The wife and I recently had a holiday in Southern Ireland, county
Wicklow in fact. Here are some of the
places we visited:
Wicklow Gaol: This was our first visit of the week. Wicklow Goal
is now museum. I anticipated before we
went in that it would likely be a monument to British oppression of the Irish
people. (Unfortunately for Ireland much of its history is covered by the history of
British rule). I was right about this but I was glad to see that the story was
told without any bitterness on the part of the Irish; one came out feeling the
Irish still want to be friends with their somewhat larger neighbour. And a good
thing too; we need friends like that! As an aside: We neither felt nor saw any
of the many ghosts that are supposed to inhabit this building!

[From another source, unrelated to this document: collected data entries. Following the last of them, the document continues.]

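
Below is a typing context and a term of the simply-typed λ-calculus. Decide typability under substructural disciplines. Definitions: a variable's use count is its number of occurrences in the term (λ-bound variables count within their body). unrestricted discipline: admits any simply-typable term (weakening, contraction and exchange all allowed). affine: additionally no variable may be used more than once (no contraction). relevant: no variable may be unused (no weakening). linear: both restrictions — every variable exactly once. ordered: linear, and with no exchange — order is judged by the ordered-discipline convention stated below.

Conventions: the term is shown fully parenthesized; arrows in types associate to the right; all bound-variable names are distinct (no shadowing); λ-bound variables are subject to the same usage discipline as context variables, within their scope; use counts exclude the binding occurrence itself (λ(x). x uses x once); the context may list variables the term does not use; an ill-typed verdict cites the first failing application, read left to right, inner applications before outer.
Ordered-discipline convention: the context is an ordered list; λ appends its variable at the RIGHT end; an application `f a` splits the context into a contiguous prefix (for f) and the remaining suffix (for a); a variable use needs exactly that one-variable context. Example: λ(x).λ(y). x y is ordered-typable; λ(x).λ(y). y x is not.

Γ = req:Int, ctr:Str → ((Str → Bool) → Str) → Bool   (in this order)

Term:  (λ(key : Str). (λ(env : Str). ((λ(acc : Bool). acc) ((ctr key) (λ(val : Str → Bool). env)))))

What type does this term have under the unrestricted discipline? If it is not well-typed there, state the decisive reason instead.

term : Str → Str → Bool
use counts: req ×0, ctr ×1, key (λ-bound) ×1, env (λ-bound) ×1, acc (λ-bound) ×1, val (λ-bound) ×0
left-to-right use order: acc, ctr, key, env
typing: ✓ — Str → Str → Bool
per-discipline verdicts: ordered ✗ · linear ✗ · affine ✓ · relevant ✗ · unrestricted ✓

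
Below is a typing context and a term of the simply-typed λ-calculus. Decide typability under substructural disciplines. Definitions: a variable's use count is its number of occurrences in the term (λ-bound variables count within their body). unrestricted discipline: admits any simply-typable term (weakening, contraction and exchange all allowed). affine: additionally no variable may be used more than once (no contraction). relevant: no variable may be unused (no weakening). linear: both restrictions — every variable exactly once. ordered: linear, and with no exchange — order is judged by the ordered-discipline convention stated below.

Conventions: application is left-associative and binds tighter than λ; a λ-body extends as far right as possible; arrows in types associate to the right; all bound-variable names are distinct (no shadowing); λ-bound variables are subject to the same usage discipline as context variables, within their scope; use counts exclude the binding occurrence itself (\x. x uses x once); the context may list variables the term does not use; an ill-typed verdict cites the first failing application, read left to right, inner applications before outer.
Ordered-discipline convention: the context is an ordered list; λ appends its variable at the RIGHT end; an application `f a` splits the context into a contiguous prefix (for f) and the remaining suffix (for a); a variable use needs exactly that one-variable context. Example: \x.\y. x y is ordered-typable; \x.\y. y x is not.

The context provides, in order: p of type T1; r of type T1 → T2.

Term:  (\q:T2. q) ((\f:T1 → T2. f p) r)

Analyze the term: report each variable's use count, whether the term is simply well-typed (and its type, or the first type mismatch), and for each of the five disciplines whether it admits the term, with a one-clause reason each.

usage: p: 1; r: 1; q (λ-bound): 1; f (λ-bound): 1
left-to-right use order: q, f, p, r
typing: ✓ — T2
ordered: ✗ — use order q, f, p, r needs exchange
linear: ✓ — exactly-once usage across p, r, q, f
affine: ✓ — p, r, q, f: no repeats, contraction unneeded
relevant: ✓ — at least one use each (p, r, q, f)
unrestricted: ✓ — well-typed at T2; no restrictions here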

Glendalough: This is the ruins of a once busy monastic
town. It is actually located in a glacial valley and as I looked around me I
could see the high walls of the U-shaped profile of glacial action. The
inhabitants of that town would no doubt have unconsciously viewed the landscape
around them as ancillary and incidental to the cutting edge of creation; namely Man’s dealings
with God. Today, however, we find such a
vision much more difficult to take for granted.
Changes in our perspective of time and space tempts us to view humanity
as the ancillary objects, almost like inconsequential insects crawling around
in the corners of the huge vista of a cosmic stage. When one understands something of
geological history the setting of Glendalough, it only reinforces this tempting
thought: This epic landscape with its huge space-time dimensions dwarfs human activity.

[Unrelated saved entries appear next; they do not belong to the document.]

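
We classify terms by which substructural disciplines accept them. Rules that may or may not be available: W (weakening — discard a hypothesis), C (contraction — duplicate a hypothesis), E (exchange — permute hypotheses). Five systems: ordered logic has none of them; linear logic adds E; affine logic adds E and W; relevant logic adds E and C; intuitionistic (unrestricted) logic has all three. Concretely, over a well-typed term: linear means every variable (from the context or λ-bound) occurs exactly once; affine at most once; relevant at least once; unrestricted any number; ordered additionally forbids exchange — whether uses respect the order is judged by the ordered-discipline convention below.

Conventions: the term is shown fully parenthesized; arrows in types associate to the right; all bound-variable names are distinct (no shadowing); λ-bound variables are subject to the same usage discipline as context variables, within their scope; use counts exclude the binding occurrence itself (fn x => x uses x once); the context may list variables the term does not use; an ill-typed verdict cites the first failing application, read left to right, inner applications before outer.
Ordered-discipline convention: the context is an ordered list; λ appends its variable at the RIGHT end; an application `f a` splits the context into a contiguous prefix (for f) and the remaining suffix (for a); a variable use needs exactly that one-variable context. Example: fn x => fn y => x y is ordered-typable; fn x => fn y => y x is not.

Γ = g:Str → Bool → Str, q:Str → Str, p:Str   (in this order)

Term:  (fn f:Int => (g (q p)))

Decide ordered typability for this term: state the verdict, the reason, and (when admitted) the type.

no — unused: f — weakening required
variable uses: g: 1×, q: 1×, p: 1×, f [bound]: 0×
use order (left to right): g, q, p
typing: well-typed at Int → Bool → Str
summary: ordered ✗ | linear ✗ | affine ✓ | relevant ✗ | unrestricted ✓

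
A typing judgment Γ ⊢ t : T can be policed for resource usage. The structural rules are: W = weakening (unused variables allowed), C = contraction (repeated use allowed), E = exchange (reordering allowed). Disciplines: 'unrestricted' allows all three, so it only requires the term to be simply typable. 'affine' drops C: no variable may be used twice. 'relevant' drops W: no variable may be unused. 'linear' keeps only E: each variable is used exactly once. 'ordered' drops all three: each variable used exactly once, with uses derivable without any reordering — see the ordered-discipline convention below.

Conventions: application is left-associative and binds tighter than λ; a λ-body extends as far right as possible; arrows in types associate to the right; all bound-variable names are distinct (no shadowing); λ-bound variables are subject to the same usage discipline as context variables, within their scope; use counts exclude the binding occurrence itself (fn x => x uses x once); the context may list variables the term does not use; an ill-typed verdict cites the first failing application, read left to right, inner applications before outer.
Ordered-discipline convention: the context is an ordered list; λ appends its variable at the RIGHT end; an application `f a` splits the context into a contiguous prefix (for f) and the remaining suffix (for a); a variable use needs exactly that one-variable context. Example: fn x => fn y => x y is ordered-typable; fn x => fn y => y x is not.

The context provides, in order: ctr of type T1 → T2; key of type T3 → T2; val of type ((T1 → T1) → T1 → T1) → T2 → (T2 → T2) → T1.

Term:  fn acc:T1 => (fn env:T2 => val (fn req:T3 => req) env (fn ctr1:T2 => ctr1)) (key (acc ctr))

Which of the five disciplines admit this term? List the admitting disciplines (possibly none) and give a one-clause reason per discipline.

admitted in: none
usage: ctr ×1, key ×1, val ×1, acc (λ-bound) ×1, env (λ-bound) ×1, req (λ-bound) ×1, ctr1 (λ-bound) ×1
left-to-right use order: val, req, env, ctr1, key, acc, ctr
typing: ill-typed: a function awaiting (T1 → T1) → T1 → T1 gets T3 → T3
ordered: ✗, a type mismatch blocks all five
linear: ✗, the type mismatch rejects it
affine: ✗, not simply typable
relevant: ✗, fails simple typing
unrestricted: ✗, a type mismatch blocks all five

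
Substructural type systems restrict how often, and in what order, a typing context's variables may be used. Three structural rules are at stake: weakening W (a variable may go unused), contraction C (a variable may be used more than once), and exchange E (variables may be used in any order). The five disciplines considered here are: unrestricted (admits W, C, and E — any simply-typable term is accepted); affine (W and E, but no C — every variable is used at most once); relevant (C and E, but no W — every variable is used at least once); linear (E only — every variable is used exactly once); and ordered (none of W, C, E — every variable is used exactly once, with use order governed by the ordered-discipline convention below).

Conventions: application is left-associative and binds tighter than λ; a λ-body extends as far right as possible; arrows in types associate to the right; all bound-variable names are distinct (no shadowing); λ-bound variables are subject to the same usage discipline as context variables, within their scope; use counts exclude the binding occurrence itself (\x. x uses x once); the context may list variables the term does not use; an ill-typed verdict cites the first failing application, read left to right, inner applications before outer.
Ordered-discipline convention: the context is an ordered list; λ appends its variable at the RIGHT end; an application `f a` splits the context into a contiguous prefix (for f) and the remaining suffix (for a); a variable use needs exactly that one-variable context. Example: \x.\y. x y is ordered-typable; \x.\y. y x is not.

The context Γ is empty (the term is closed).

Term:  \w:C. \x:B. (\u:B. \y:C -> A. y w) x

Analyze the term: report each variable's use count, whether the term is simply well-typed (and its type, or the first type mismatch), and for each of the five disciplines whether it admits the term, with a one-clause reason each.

use counts: w [bound]=1, x [bound]=1, u [bound]=0, y [bound]=1
order of uses: y, w, x
typing: well-typed — term : C -> B -> (C -> A) -> A
ordered: ✗, u never used (weakening)
linear: ✗, u never used (weakening)
affine: ✓, at most one use each (w, x, u, y)
relevant: ✗, u never used (weakening)
unrestricted: ✓, type-checks (C -> B -> (C -> A) -> A) and nothing is barred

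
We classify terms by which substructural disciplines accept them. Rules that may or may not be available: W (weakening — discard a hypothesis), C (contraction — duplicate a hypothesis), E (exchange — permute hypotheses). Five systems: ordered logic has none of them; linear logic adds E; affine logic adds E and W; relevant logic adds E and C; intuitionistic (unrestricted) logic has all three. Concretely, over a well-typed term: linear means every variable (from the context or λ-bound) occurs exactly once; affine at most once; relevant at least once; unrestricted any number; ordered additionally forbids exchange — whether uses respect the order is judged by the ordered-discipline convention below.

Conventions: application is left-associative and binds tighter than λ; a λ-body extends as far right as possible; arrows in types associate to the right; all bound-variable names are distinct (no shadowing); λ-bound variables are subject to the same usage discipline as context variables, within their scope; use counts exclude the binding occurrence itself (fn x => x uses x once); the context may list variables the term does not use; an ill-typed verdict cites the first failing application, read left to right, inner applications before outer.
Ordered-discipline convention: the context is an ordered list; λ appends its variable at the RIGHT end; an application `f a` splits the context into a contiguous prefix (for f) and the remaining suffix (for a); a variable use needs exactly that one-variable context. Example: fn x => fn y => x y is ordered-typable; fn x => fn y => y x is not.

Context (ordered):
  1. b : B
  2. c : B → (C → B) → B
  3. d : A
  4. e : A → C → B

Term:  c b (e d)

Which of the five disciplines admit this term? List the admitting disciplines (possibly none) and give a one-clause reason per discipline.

admitted in: linear, affine, relevant, unrestricted
variable uses: b ×1; c ×1; d ×1; e ×1
uses in reading order: c, b, e, d
typing: well-typed at B
ordered: ✗ — use order c, b, e, d needs exchange
linear: ✓ — each of b, c, d, e used exactly once
affine: ✓ — no duplicate uses among b, c, d, e
relevant: ✓ — none of b, c, d, e goes unused
unrestricted: ✓ — type-checks (B) and nothing is barred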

It is easy to appreciate why Christian fundamentalists fail to come to terms
with the cosmic perspective and can only cope with it by shrinking the cosmic backdrop
to pre-scientific time scales and sometimes even returning to geocentric and
flat earth cosmologies.
The central tower of Glendalough is its most notable feature: In the heyday
of the monastic town it is thought to have served as a bell tower dividing up
the day into its devotional segments; it was in fact the sacred equivalent
of the city clock towers necessary for the marking out of secular time
with a clock and bell before cheap mass produced time pieces were available to
all.
Glendalough is now a town of the dead; It is still regarded as sacred and much of it covered by a grave
yard that is in use today. I find some of the funerary paraphernalia that goes
together with death full of pathos, a cathartic and apparently futile gesture in the
face of the inevitability of termination. (See also here)
Aughrim: On the last day we walked round the small town
of Aughrim not far from where we were staying. We had lunch by the gently
chattering stream that passes through Aughrim. I reflected on the fact that
this beautiful country with its neat well-kept shire-like feel is nothing short
of a rural idyll. And yet southern Ireland is remarkably under-populated. There is
in fact a very large Irish diaspora which dwarfs the 4.6 million inhabitants of
Ireland. Sometimes an idyll can seem like heaven, a place where one wants to be
for eternity. But in this world it is
difficult to tame the ambitious human spirit even with a mock paradise, a
spirit that so often is looking for more. Sitting by a gently chattering stream
is a solace and balm, but if you are ambitious you eventually get bored and
have to move on. Many Irish people have done just that to the benefit of the
world as a whole I would have thought!
Aughrim's quiet waters, but the allure of pastures new is always there.